Figure 3: Comparison of mitigation commands issued for Graphene and RVC across benchmarks.
Figure 4: Reduction in VRR commands issued under RVC.
Figure 5: Percentage reduction in overall refreshes with RVC.
- Energy Consumption: VRR-induced energy drops by 91.3%, yielding a total DRAM energy reduction of 4% on average for typical thresholds; at Trh​=5000, VRR energy savings peak at 99.98%. Total energy improvement in DRAM is observable across workloads (Figures 8, 10).
Figure 6: Reduction in energy consumed due to selective, victim-centric VRR.
Figure 7: Percentage improvement in total DRAM energy.
- Latency and Throughput: LLC latency improves by 5.5%–76.92% (blast radius-dependent), corroborating the performance gains of victim-centric selective refreshing (Figure 8).
Figure 8: Reduction in average LLC latency owing to minimized contention by RVC.
- IPC Impacts: Weighted IPC and STP are significantly improved, with IPC ANTT and STP reductions shown in Figures 5 and 9.
Figure 9: Decrease in IPC ANTT, reflecting improved throughput.
Figure 10: Percentage reduction in IPC STP (lower is better).
Blast Radius Scaling
As blast radius increases, RVC’s efficiency advantage over Graphene and similar trackers is amplified, with up to 99.99% reductions in refreshes and mitigations for large blast radii. This scalability is crucial as future DRAM generations further lower disturbance thresholds and increase the vulnerability window.

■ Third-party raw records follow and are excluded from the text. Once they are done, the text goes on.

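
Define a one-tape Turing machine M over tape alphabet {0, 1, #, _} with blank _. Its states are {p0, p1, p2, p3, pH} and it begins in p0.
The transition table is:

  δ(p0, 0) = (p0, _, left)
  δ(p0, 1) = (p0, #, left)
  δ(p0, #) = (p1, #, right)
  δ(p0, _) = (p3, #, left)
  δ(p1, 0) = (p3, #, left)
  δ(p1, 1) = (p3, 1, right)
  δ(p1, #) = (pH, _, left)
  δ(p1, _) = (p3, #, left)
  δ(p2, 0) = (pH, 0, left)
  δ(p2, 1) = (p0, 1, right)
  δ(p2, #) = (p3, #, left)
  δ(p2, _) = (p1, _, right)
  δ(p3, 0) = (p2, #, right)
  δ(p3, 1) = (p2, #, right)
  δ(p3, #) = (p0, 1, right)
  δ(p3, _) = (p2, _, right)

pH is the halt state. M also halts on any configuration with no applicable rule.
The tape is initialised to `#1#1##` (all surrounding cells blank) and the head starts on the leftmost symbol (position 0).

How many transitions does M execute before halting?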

Practical and Theoretical Implications
RVC fundamentally redefines RowHammer mitigation by targeting actual victim row vulnerability. This approach directly addresses the limitations of aggressor-based frameworks, eliminating threshold miscalculations and reducing unnecessary system interventions. RVC is intrinsically scalable, requires no additional area overhead, and adapts efficiently to DRAM technologies with larger blast radii or ultra-low thresholds.
From a practical standpoint, embedding RVC within DRAM modules—potentially leveraging DDR5’s Per Row Activation Counting (PRAC)—could facilitate hardware-native mitigation with minimal runtime overhead. Theoretically, RVC reframes RowHammer tracking as an optimization problem targeting actual risk exposure, not proxy event counts, opening avenues for more precise counter design and new architectural defense mechanisms.
Conclusions
The RowHammer Vulnerability Counter (RVC) provides a victim-centric mitigation paradigm that consistently outperforms aggressor-based tracking in both security and efficiency metrics (2604.24287). Rigorous evaluation across varying thresholds and blast radii demonstrates substantial reductions in mitigation overhead, energy consumption, and latency. RVC adapts seamlessly to future scaling trends, maintaining robust memory integrity with minimal performance impact. Future work may explore direct DRAM integration of RVC, further reducing latency and overhead and setting new standards for RowHammer defense.